README.md
In S-YIN/FFPEnorm: FFPE RNA-Seq Normalization

FFPEnorm

MIXnorm and SMIXnorm for FFPE RNA-seq data normalization

## Introduction MIXnorm and SMIXnorm are normalization methods designed for Formalin-Fixed Para􏰌n-Embedded (FFPE) RNA-sequencing (RNA-seq) data. MIXnorm relies on a two-component mixture model, which models non-expressed genes by zero-inflated Poisson distributions and models expressed genes by truncated normal distributions. SMIXnorm is a simplified version of MIXnorm, which uses an simplified mixture model and requires less computation. We recommend using SMIXnorm for FFPE RNA-seq data normalization for faster computation when the number of samples is larger than 25. Though designed specifically for FFPE RNA-seq data, MIXnorm and SMIXnorm are directly applicable to normalize fresh-frozen (FF) RNA-seq data as a special case of FFPE RNA-seq normalization. To obtain the maximum likelihood estimates, we developed a nested EM algorithm, in which closed-form updates are available in each iteration.

R version: 3.5.3 (2019-3-11)

Platform: x86_64-apple-darwin15.6.0 (64-bit)

Running under: macOS Mojave 10.14.5

R Packages: truncnorm_1.0-8

Input file should be a raw read count matrix in gene level with (J genes)*(I samples).

You can install FFPEnorm from github using the devtool.

install.packages("devtools")
library(devtools)
install_github("S-YIN/FFPEnorm")
library(FFPEnorm)

The ccRCC.RData is the clear cell renal cell carcinoma (ccRCC) data from Eikrem et al. (2016), which contains 18,458 protein coding genes and 32 FFPE RNA-seq data.

data(ccRCC)
head(ccRCC)

The FFPEnorm is implemented in R. The scripts are under folder R. func_MIXnorm and func_SMIXnorm are the core functions that produce the normalized expression matrix, proportion of expressed genes and the probability of being expressed for each gene.

smix <- func_SMIXnorm(dat = ccRCC, max_iter = 20, tol = 0.01, log_file = "SMIXnorm.log", appr = TRUE)
mix <- func_MIXnorm(dat = ccRCC, max_iter = 20, tol = 0.01, log_file = "MIXnorm.log", appr = TRUE)
normalized.by.smix <- smix$SMIX_normalized_log
normalized.by.mix <- mix$MIX_normalized_log
express.gene.smix <- rownames(ccRCC)[smix$D > 0.5]
express.gene.mix <- rownames(ccRCC)[mix$D > 0.5]

The input data must be raw read count matrix of dimension J genes * I samples.
The default maximum number of nested EM iteration (max_iter) is 20, recommend range (10, 50).
The default convergency criteria (tol) is 0.01, recommend range (1e-5, 1).
A log file will be written to the current working directory during the normalization process.
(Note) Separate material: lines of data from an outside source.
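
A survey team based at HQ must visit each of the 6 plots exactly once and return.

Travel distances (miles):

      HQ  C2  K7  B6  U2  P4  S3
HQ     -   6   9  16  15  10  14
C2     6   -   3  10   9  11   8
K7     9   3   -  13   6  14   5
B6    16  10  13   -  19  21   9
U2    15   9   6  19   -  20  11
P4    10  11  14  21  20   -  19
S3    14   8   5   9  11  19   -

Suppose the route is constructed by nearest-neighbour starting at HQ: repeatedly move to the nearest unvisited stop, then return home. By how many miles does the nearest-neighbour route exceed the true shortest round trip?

6 miles longer than the optimal tour.

HQ: C2=6, K7=9, P4=10, S3=14, U2=15, B6=16 ⇒ C2
C2: K7=3, S3=8, U2=9, B6=10, P4=11 ⇒ K7
K7: S3=5, U2=6, B6=13, P4=14 ⇒ S3
S3: B6=9, U2=11, P4=19 ⇒ B6
B6: U2=19, P4=21 ⇒ U2
U2: P4=20 ⇒ P4
NN route HQ → C2 → K7 → S3 → B6 → U2 → P4 → HQ costs 72.
Optimal: HQ → C2 → K7 → U2 → S3 → B6 → P4 → HQ costs 66 (by enumerating all 360 distinct tours).
Excess = 72 − 66 = 6.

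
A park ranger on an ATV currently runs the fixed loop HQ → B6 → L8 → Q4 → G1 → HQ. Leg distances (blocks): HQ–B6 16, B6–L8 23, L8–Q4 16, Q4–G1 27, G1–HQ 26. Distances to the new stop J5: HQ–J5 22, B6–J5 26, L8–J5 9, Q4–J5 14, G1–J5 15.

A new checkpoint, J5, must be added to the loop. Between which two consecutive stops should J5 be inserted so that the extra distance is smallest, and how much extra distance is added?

Adding 2 blocks by placing J5 on the Q4–G1 leg.

Insertion cost between consecutive stops i–j is d(i,J5) + d(J5,j) − d(i,j):
  between HQ and B6: 22 + 26 − 16 = 32
  between B6 and L8: 26 + 9 − 23 = 12
  between L8 and Q4: 9 + 14 − 16 = 7
  between Q4 and G1: 14 + 15 − 27 = 2
  between G1 and HQ: 15 + 22 − 26 = 11
Cheapest insertion is between Q4 and G1, adding 2.
New total = 108 + 2 = 110.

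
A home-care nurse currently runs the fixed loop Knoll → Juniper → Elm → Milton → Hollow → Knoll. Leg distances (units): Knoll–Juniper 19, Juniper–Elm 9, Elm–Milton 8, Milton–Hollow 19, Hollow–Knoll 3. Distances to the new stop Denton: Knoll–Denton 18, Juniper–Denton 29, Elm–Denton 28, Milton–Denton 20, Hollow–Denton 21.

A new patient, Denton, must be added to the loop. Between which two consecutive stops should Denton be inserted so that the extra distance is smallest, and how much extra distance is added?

Minimum extra distance: 22, inserting Denton between Milton and Hollow.

Insertion cost between consecutive stops i–j is d(i,Denton) + d(Denton,j) − d(i,j):
  between Knoll and Juniper: 18 + 29 − 19 = 28
  between Juniper and Elm: 29 + 28 − 9 = 48
  between Elm and Milton: 28 + 20 − 8 = 40
  between Milton and Hollow: 20 + 21 − 19 = 22
  between Hollow and Knoll: 21 + 18 − 3 = 36
Cheapest insertion is between Milton and Hollow, adding 22.
New total = 58 + 22 = 80.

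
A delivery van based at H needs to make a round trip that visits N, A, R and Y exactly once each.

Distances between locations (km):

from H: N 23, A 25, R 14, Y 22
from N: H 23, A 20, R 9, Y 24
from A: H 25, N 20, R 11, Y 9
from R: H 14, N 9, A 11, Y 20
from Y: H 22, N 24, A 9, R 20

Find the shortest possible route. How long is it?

There are 12 distinct closed tours to check (reversals are equivalent).
H - N - A - R - Y - H: 23+20+11+20+22 = 96
H - N - A - Y - R - H: 23+20+9+20+14 = 86
H - N - R - A - Y - H: 23+9+11+9+22 = 74
H - N - R - Y - A - H: 23+9+20+9+25 = 86
H - N - Y - A - R - H: 23+24+9+11+14 = 81
H - N - Y - R - A - H: 23+24+20+11+25 = 103
H - A - N - R - Y - H: 25+20+9+20+22 = 96
H - A - N - Y - R - H: 25+20+24+20+14 = 103
H - A - R - N - Y - H: 25+11+9+24+22 = 91
H - A - Y - N - R - H: 25+9+24+9+14 = 81
H - R - N - A - Y - H: 14+9+20+9+22 = 74
H - R - A - N - Y - H: 14+11+20+24+22 = 91
The minimum is 74.
One optimal route: H → N → R → A → Y → H (or its reverse).

74 km — the shortest possible round trip.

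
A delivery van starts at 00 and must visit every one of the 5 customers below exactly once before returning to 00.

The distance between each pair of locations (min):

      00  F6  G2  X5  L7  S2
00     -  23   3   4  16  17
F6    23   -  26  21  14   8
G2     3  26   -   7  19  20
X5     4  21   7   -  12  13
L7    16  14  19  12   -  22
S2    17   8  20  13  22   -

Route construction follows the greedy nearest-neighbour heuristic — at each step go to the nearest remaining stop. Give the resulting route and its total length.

From 00: distances to unvisited — G2=3, X5=4, L7=16, S2=17, F6=23. Nearest is G2 (3).
From G2: distances to unvisited — X5=7, L7=19, S2=20, F6=26. Nearest is X5 (7).
From X5: distances to unvisited — L7=12, S2=13, F6=21. Nearest is L7 (12).
From L7: distances to unvisited — F6=14, S2=22. Nearest is F6 (14).
From F6: distances to unvisited — S2=8. Nearest is S2 (8).
Return S2→00: 17.
Total = 3 + 7 + 12 + 14 + 8 + 17 = 61.

Total distance 61 min via the nearest-neighbour route 00 → G2 → X5 → L7 → F6 → S2 → 00.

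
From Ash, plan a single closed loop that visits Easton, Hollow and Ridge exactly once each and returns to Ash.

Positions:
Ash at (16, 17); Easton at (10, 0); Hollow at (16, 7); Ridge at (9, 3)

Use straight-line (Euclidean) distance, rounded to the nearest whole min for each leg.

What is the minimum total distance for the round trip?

Minimum total distance: 38 min.

There are 3 distinct closed tours to check (reversals are equivalent).
Ash → Easton → Hollow → Ridge → Ash: 18+9+8+16 = 51
Ash → Easton → Ridge → Hollow → Ash: 18+3+8+10 = 39
Ash → Hollow → Easton → Ridge → Ash: 10+9+3+16 = 38
The minimum is 38.
One optimal route: Ash → Hollow → Easton → Ridge → Ash (or its reverse).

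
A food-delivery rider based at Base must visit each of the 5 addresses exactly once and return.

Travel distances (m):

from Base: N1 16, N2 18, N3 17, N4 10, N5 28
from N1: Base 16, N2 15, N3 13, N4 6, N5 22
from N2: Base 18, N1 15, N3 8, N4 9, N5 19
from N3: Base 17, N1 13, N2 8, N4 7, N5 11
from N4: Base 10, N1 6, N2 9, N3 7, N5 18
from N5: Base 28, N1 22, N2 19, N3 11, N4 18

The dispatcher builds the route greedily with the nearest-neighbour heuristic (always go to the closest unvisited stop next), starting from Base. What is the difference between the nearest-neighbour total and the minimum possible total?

Base: N4=10, N1=16, N3=17, N2=18, N5=28 ⇒ N4
N4: N1=6, N3=7, N2=9, N5=18 ⇒ N1
N1: N3=13, N2=15, N5=22 ⇒ N3
N3: N2=8, N5=11 ⇒ N2
N2: N5=19 ⇒ N5
NN route Base → N4 → N1 → N3 → N2 → N5 → Base costs 84.
Optimal: Base → N2 → N3 → N5 → N1 → N4 → Base costs 75 (by enumerating all 60 distinct tours).
Excess = 84 − 75 = 9.

9 m longer than the optimal tour.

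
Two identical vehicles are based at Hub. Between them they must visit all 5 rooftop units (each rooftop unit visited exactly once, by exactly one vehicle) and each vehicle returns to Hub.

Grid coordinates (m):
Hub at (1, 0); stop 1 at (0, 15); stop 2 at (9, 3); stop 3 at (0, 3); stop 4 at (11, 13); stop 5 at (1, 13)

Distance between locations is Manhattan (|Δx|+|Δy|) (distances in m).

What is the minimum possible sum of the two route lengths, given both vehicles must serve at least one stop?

Try each way of splitting the stops between the two vehicles (each non-empty) and, for each split, find the best tour for each vehicle:
  {stop 1} + {stop 2, stop 3, stop 4, stop 5}: 32 + 48 = 80
  {stop 2} + {stop 1, stop 3, stop 4, stop 5}: 22 + 52 = 74
  {stop 1, stop 2} + {stop 3, stop 4, stop 5}: 48 + 48 = 96
  {stop 3} + {stop 1, stop 2, stop 4, stop 5}: 8 + 52 = 60
  {stop 1, stop 3} + {stop 2, stop 4, stop 5}: 32 + 46 = 78
  {stop 2, stop 3} + {stop 1, stop 4, stop 5}: 24 + 52 = 76
  … (15 splits in total)
Best: vehicle 1 Hub → stop 3 → Hub = 8; vehicle 2 Hub → stop 1 → stop 5 → stop 4 → stop 2 → Hub = 52; combined 60.

Minimum combined distance: 60 m.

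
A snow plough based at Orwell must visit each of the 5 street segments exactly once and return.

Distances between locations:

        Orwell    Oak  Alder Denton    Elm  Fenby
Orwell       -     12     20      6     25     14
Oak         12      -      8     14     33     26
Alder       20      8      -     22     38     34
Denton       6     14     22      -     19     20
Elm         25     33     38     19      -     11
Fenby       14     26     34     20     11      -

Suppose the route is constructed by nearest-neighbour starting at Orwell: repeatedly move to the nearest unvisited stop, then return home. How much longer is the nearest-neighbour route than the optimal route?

12 longer than the optimal tour.

Orwell: Denton=6, Oak=12, Fenby=14, Alder=20, Elm=25 ⇒ Denton
Denton: Oak=14, Elm=19, Fenby=20, Alder=22 ⇒ Oak
Oak: Alder=8, Fenby=26, Elm=33 ⇒ Alder
Alder: Fenby=34, Elm=38 ⇒ Fenby
Fenby: Elm=11 ⇒ Elm
NN route Orwell → Denton → Oak → Alder → Fenby → Elm → Orwell costs 98.
Optimal: Orwell → Oak → Alder → Denton → Elm → Fenby → Orwell costs 86 (by enumerating all 60 distinct tours).
Excess = 98 − 86 = 12.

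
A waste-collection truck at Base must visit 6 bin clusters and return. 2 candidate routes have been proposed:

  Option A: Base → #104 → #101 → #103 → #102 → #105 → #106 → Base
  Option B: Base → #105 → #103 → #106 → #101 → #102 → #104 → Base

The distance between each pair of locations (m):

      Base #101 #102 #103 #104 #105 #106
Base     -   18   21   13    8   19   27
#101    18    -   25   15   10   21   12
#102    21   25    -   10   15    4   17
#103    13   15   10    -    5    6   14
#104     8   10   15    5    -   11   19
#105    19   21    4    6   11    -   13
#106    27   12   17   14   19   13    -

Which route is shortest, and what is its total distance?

Shortest is Option A, total 87 m.

Option A: 8 + 10 + 15 + 10 + 4 + 13 + 27 = 87
Option B: 19 + 6 + 14 + 12 + 25 + 15 + 8 = 99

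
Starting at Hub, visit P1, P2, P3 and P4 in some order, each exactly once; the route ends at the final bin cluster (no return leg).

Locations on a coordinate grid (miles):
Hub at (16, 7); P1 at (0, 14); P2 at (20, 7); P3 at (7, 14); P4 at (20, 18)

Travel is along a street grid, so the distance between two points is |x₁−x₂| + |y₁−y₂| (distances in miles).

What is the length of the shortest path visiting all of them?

There are 4! = 24 possible orderings.
Hub - P1 - P2 - P3 - P4: 23+27+20+17 = 87
Hub - P1 - P2 - P4 - P3: 23+27+11+17 = 78
Hub - P1 - P3 - P2 - P4: 23+7+20+11 = 61
Hub - P1 - P3 - P4 - P2: 23+7+17+11 = 58
Hub - P1 - P4 - P2 - P3: 23+24+11+20 = 78
Hub - P1 - P4 - P3 - P2: 23+24+17+20 = 84
Hub - P2 - P1 - P3 - P4: 4+27+7+17 = 55
Hub - P2 - P1 - P4 - P3: 4+27+24+17 = 72
Hub - P2 - P3 - P1 - P4: 4+20+7+24 = 55
Hub - P2 - P3 - P4 - P1: 4+20+17+24 = 65
Hub - P2 - P4 - P1 - P3: 4+11+24+7 = 46
Hub - P2 - P4 - P3 - P1: 4+11+17+7 = 39
Hub - P3 - P1 - P2 - P4: 16+7+27+11 = 61
Hub - P3 - P1 - P4 - P2: 16+7+24+11 = 58
… (10 more)
The minimum is 39.
One shortest path: Hub → P2 → P4 → P3 → P1.

Minimum one-way distance = 39 miles.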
The default file name is MIXnorm.log for func_MIXnorm and SMIXnorm.log for func_SMIXnorm.
The default setting uses an approximate version of normalization (appr=TRUE). The exact normalization uses the posterior probabilities of genes being expressed or not to produce the normalized data. The approximate version uses a cut-off value of 0.5 on those probabilities to classify genes as expressed or not, then non-expressed genes will be normalized to exact 0.